Mr Seamer also attributed his good yield to favourable rain from when the Clearfield 44Y94 canola variety was sown, beginning April 18.
"We had a couple of timely falls of rain and that was followed by a reasonably wet winter," he said.
"And although September was very dry, we did get 65mm during the first week of October, and with a cool finish during flowering has certainly helped."
Mr Seamer has the option of growing crops under irrigation and he did water the wheat mid September.
He was also planning on a follow-up irrigation during October, but that ended up not being necessary.
"Having the cool spring was equivalent to another rain event because we had the subsoil moisture, especially for our dryland canola," he said.

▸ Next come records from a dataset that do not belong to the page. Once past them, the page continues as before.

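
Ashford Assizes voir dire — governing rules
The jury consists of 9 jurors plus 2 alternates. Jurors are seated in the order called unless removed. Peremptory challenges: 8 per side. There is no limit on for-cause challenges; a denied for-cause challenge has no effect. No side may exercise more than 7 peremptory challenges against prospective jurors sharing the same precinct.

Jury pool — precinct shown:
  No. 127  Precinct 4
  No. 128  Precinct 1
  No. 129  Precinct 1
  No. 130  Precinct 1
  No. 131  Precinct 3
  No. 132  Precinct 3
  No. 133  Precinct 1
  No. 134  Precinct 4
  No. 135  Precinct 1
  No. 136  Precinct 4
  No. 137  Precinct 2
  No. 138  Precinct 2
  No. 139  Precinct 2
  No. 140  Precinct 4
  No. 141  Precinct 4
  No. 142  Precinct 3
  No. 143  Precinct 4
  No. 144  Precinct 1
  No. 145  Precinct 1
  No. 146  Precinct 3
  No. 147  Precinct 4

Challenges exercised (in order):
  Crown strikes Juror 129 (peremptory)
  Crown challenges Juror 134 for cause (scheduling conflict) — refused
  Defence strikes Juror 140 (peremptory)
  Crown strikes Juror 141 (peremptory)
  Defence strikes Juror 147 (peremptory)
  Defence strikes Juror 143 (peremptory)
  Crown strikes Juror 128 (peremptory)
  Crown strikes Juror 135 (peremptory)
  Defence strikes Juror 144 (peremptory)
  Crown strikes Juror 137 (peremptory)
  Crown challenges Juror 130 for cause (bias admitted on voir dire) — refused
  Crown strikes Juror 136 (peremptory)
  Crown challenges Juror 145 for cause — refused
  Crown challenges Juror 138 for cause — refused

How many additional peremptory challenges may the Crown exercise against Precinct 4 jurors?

Crown peremptories so far: #129, #141, #128, #135, #137, #136 — 6 of 8 used, 2 left overall.
Against Precinct 4: #141, #136 — 2 used; per-precinct cap 7 leaves 5.
Binding limit: min(2, 5) = 2.

2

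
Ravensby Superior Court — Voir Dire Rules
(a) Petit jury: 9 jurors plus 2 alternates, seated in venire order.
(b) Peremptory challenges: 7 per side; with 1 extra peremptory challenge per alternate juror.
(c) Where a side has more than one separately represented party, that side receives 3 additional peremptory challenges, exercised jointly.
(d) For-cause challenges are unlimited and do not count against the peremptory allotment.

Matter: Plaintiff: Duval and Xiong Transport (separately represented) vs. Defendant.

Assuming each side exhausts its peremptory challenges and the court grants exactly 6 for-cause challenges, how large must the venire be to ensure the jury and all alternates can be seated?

Seats to fill: 9 + 2 alternates = 11.
Peremptories — Plaintiff: 7 + 1×2 + 3 = 12; Defendant: 7 + 1×2 = 9; total 21.
For-cause removals: 6.
Minimum venire: 11 + 21 + 6 = 38.

38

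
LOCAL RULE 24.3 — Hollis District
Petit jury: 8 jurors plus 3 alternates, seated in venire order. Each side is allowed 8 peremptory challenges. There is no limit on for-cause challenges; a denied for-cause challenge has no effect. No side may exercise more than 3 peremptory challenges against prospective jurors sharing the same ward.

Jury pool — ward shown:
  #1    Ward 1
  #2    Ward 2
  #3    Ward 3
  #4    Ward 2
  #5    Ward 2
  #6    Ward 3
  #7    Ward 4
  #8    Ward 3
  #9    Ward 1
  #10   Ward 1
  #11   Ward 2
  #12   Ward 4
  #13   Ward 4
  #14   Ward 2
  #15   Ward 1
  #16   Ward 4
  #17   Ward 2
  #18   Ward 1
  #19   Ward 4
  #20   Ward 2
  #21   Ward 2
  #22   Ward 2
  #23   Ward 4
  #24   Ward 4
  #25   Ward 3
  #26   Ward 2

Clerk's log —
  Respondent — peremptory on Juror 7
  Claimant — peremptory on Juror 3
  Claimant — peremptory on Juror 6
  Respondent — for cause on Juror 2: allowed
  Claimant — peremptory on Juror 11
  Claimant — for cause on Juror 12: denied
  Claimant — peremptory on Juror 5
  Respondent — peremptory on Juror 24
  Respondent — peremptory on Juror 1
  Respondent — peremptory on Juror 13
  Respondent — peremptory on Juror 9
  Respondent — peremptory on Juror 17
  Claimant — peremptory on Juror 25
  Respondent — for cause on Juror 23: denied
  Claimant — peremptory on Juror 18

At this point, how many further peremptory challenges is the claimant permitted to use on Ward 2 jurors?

Claimant peremptories so far: #3, #6, #11, #5, #25, #18 — 6 of 8 used, 2 left overall.
Against Ward 2: #11, #5 — 2 used; per-ward cap 3 leaves 1.
Binding limit: min(2, 1) = 1.

1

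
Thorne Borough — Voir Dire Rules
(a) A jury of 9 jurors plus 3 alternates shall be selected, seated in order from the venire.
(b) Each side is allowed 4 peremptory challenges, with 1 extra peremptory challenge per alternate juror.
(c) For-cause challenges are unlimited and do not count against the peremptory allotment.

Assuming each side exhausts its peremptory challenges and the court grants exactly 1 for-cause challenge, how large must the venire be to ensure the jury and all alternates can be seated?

Seats to fill: 9 + 3 alternates = 12.
Peremptories: 4 + 1×3 = 7 per side × 2 sides = 14.
For-cause removals: 1.
Minimum venire: 12 + 14 + 1 = 27.

27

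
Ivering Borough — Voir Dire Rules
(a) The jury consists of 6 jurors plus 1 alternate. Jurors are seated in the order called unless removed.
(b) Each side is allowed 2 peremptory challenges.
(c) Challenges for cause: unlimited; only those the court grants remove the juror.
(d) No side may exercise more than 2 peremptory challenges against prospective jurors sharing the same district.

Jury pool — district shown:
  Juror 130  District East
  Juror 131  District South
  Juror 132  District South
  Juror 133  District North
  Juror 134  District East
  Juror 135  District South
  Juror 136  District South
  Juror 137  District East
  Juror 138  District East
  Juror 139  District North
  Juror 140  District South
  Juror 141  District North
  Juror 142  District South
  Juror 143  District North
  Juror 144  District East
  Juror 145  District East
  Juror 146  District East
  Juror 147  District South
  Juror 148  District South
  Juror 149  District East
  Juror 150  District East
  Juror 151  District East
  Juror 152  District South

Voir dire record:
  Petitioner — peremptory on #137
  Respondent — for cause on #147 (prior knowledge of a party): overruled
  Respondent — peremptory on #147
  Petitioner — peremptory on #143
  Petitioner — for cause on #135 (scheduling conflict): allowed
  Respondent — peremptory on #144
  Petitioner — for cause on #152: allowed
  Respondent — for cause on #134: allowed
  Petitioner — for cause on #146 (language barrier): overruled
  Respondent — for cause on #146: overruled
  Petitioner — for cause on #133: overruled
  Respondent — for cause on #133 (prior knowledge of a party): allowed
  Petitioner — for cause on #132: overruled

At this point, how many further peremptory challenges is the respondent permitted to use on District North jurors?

Respondent peremptories so far: #147, #144 — 2 of 2 used, 0 left overall.
Against District North: none yet — per-district cap 2 leaves 2.
Binding limit: min(0, 2) = 0.

0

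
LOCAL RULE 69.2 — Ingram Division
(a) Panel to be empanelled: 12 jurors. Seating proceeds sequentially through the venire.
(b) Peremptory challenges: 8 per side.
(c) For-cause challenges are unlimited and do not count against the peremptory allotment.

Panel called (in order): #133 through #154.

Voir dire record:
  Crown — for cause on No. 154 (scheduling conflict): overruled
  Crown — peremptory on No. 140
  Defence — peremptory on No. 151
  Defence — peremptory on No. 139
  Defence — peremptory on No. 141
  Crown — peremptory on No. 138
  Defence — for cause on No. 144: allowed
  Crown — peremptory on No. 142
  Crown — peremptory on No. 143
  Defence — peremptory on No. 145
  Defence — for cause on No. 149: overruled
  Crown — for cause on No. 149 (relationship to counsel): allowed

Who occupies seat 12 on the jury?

Removed: #138, #139, #140, #141, #142, #143, #144, #145, #149, #151. (#154 stays — for-cause denied.)
Seating in order: seats 1–12 → #133, #134, #135, #136, #137, #146, #147, #148, #150, #152, #153, #154.
So seat 12 is #154.

154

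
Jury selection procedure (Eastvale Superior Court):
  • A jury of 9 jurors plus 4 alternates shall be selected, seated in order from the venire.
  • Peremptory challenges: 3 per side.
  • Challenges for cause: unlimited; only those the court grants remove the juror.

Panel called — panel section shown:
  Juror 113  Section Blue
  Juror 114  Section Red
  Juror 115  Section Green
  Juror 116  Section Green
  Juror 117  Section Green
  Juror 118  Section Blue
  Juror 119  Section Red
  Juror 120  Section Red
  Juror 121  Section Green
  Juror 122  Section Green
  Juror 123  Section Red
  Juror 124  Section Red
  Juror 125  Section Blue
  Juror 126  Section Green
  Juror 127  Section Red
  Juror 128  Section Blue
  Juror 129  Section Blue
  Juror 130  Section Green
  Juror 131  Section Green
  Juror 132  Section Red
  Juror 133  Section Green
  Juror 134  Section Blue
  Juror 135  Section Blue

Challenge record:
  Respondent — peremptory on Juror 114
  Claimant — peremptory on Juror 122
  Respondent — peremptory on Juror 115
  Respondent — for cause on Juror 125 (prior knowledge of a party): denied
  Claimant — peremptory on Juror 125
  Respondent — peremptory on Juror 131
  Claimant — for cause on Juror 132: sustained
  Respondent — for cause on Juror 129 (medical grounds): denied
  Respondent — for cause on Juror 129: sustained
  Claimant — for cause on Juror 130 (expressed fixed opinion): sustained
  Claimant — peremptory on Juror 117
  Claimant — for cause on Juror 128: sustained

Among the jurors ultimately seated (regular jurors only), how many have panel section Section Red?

4

Removed: #114, #115, #117, #122, #125, #128, #129, #130, #131, #132.
Seated jurors 1–9: #113, #116, #118, #119, #120, #121, #123, #124, #126 (alternates #127, #133, #134, #135 not counted).
Of those, in Section Red: #119, #120, #123, #124 → 4.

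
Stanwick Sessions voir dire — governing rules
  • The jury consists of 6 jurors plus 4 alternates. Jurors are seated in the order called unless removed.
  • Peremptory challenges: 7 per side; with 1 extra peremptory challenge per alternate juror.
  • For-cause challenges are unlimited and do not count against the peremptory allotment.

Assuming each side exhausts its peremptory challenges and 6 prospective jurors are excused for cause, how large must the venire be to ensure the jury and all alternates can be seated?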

Mr Seamer has grown the Clearfield hybrid varieties for the past seven years because of their consistency in performance.
"I am very happy with them," he said.
"They certainly seem to be more resilient and hold on longer during tough times.
"And they have a yield advantage over the open pollinated varieties and I am getting better weed control with the variety of chemicals I can use."
Mr Seamer had pre-sold 20pc of his anticipated yield in July, delivered to the GrainCorp silos at Tocumwal.
"I always try to sell a percentage during harvest and hold the balance until next autumn," he said.
"I have done that for a few years and it evens out the cash flow.
"We are also lucky here having four good grain receival sites close by - two in Tocumwal and two in Berrrigan. It gives me some good selling options."
After the harvest, Mr Seamer will be concerned with keeping the weeds under control to conserve as much of the rainfall as possible for next year's crop.
"I usually allow for the dryland canola to yield around 3t/ha, so to harvest 2.8t/ha through this season is not far of my mark," he said.
"Although we have been rain delayed, our canola harvest is about a fortnight earlier than normal, and we expect to start our wheat harvest by the end of November.
"Our Sceptre wheat is still green, but I am anticipating around 5t-6t/ha. If that comes in, we will have had another good year, with a better finish than we could have expected in September when it was dry."